Он в шинели с поднятым воротником, шапке-ушанке, на ногах валенки. Лицо у него одутловатое и бледное, какое бывает после долгой болезни.
— Садись, Николай... — Бычков тяжело поднялся с корточек и сел на диван рядом. Отдышался и спросил: — Что у тебя?
— Опять продуктовый, — виновато вздохнул Ананьев. — И почерк знакомый.
— Пролом?
— Стенка разобрана. Кирпичики целые, — кивнул Ананьев.
— Так... — потер лоб Бычков. — На заводе был?
— Работает... Вроде все нормально...
— А после работы?
— Тоже вроде порядок. Хельга говорит — когда он не в ночную, то из дома ни на шаг!
— А ты проверь на заводе, когда он в ночную. Совпадает с ее календарем или нет? — посоветовал Бычков.
— Понял, Виктор Павлович. Неужели за старое взялся?
— Не должен бы... — задумался Бычков. — Проломчики только мне эти не нравятся.
— Опять, думаете, химичит? — внимательно смотрел на него Ананьев. — А может, прижали его, когда срок отбывал? Секрет кому-нибудь открыл?
— Не тот он мужичок! — покачал головой Бычков. — Как Хельга-то на вид? Сытая?
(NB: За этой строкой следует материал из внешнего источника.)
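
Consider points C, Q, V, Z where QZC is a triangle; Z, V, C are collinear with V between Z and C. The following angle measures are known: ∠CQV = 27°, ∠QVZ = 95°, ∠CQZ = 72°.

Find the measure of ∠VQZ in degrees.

1. ∠CVQ = 85°  [linear pair at V on ZC]
2. ∠QCV = 68°  [△QVC]
3. ∠QCZ = 68°  [V on ray CZ]
4. ∠CZQ = 40°  [△QZC]
5. ∠QZV = 40°  [V on ray ZC]
6. ∠VQZ = 45°  [△QZV]

∠VQZ = 45°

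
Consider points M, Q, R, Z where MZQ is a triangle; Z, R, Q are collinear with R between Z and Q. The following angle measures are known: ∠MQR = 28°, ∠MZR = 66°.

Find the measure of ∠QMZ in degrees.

1. ∠MQZ = 28°  [R on ray QZ]
2. ∠MZQ = 66°  [R on ray ZQ]
3. ∠QMZ = 86°  [△MZQ]

∠QMZ = 86°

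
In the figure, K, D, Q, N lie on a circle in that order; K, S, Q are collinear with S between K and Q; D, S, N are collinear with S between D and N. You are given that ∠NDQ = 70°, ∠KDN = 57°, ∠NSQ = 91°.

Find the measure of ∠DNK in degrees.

1. ∠NKQ = 70°  [same arc QN]
2. ∠KSN = 89°  [linear pair at S on KQ]
3. ∠DNK = 21°  [△KSN]

∠DNK = 21°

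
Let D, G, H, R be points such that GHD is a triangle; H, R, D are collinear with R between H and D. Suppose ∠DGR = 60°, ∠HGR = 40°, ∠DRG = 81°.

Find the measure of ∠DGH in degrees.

1. ∠GDR = 39°  [△GRD]
2. ∠GRH = 99°  [linear pair at R on HD]
3. ∠GDH = 39°  [R on ray DH]
4. ∠GHR = 41°  [△GHR]
5. ∠DHG = 41°  [R on ray HD]
6. ∠DGH = 100°  [△GHD]

∠DGH = 100°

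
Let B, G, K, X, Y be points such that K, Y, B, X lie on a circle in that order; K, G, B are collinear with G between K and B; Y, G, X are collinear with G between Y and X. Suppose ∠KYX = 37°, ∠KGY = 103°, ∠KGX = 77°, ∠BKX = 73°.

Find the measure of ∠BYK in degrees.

1. ∠KBX = 37°  [same arc KX]
2. ∠BXK = 70°  [△KBX]
3. ∠BYK = 110°  [cyclic KYBX, opposite ∠Y+∠X]

∠BYK = 110°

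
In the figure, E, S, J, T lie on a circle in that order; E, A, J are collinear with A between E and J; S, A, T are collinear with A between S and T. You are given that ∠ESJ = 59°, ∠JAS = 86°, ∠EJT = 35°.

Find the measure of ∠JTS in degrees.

1. ∠EAT = 86°  [vertical angles at A]
2. ∠JAT = 94°  [linear pair at A on EJ]
3. ∠JTS = 51°  [△JAT]

∠JTS = 51°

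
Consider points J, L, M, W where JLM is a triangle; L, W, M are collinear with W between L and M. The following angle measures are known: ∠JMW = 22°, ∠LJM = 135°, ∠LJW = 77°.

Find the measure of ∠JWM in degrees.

∠JWM = 100°

1. ∠JML = 22°  [W on ray ML]
2. ∠JLM = 23°  [△JLM]
3. ∠JLW = 23°  [W on ray LM]
4. ∠JWL = 80°  [△JLW]
5. ∠JWM = 100°  [linear pair at W on LM]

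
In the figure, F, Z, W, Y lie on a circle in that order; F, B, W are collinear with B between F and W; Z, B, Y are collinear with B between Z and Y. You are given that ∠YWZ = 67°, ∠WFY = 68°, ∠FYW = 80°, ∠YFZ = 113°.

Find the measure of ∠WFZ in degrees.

∠WFZ = 45°

1. ∠WZY = 68°  [same arc WY]
2. ∠WYZ = 45°  [△ZWY]
3. ∠WFZ = 45°  [same arc ZW]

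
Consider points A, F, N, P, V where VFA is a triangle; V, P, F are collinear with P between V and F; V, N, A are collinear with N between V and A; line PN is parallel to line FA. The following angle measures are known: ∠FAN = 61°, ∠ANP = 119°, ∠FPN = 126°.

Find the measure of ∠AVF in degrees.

1. ∠PNV = 61°  [linear pair at N on VA]
2. ∠NPV = 54°  [linear pair at P on VF]
3. ∠NVP = 65°  [△VPN]
4. ∠AVF = 65°  [P on VF, N on VA]

∠AVF = 65°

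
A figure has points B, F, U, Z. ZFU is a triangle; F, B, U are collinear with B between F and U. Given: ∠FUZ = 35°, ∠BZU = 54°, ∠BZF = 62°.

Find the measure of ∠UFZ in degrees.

1. ∠BUZ = 35°  [B on ray UF]
2. ∠UBZ = 91°  [△ZBU]
3. ∠FBZ = 89°  [linear pair at B on FU]
4. ∠BFZ = 29°  [△ZFB]
5. ∠UFZ = 29°  [B on ray FU]

∠UFZ = 29°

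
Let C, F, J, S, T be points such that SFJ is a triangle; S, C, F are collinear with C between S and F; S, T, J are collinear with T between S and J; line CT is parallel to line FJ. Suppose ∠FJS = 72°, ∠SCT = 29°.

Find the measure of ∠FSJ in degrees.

∠FSJ = 79°

1. ∠CTS = 72°  [CT∥FJ, corresponding at T]
2. ∠CST = 79°  [△SCT]
3. ∠FSJ = 79°  [C on SF, T on SJ]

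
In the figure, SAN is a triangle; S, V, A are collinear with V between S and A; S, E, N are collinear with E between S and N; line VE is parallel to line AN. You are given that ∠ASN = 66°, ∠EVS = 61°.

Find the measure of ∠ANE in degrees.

∠ANE = 53°

1. ∠ESV = 66°  [V on SA, E on SN]
2. ∠SEV = 53°  [△SVE]
3. ∠NEV = 127°  [linear pair at E on SN]
4. ∠ANE = 53°  [VE∥AN, co-interior at N–E]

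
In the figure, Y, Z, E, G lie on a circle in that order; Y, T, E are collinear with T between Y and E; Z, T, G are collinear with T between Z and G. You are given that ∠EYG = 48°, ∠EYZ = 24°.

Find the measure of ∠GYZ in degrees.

∠GYZ = 72°

1. ∠EZG = 48°  [same arc EG]
2. ∠EGZ = 24°  [same arc ZE]
3. ∠GEZ = 108°  [△ZEG]
4. ∠GYZ = 72°  [cyclic YZEG, opposite ∠Y+∠E]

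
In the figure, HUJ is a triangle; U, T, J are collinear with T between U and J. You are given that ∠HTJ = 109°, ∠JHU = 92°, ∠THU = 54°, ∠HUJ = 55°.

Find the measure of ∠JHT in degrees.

1. ∠HJU = 33°  [△HUJ]
2. ∠HJT = 33°  [T on ray JU]
3. ∠JHT = 38°  [△HTJ]

∠JHT = 38°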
Или не очень?
— Не очень, Виктор Павлович. Как все.
— Ну-ну... Это я так... На всякий случай, — виновато сказал Бычков. — На нее не похоже!
— Если бы Смирнов воровал, домой бы принес! — согласился с ним Ананьев.
— Кононов сидит? — спросил Бычков.
— Сидит.
— Журавлев и Хохлов на фронте, Салик с Егоровым в эвакуации с ФЗУ... — раздумывал вслух Бычков. — Вот что, Николай... Бери сотрудников, кто еще не обезножил, и подежурьте у продуктовых в том районе. С двух ночи до четырех. Только аккуратно!
— Народу-то у нас, Виктор Павлович!..
— Знаю, — кивнул Бычков. — Все знаю! Но дело-то надо делать? — Помолчал и добавил: — Смирновым я сам займусь. На моей совести!
Бычков шел по пустынной ночной улице, светя под ноги фонариком. На перекрестке его остановил патруль. Бычков предъявил пропуск, старший патруля козырнул ему, и они разошлись. Бычков миновал затемненное здание вокзала, обогнул длинный забор и вышел к станционным путям, на которых стояли неподвижные, промерзшие вагоны. Неподалеку от путей виднелось потемневшее от копоти кирпичное здание. Бычков осветил вывеску: «ОРС № 1», присел на ступеньку крыльца и несколько раз мигнул фонариком. Из-за угла вышел Ананьев, присел рядом.
— Ну что? — спросил его Бычков.
— Вчера ночью мешок с продуктами спрятал в подвале разбомбленного дома на Лиговке, — доложил Ананьев. — Две банки консервов отнес домой.
— Так... — задумался Бычков. — Значит, все-таки он.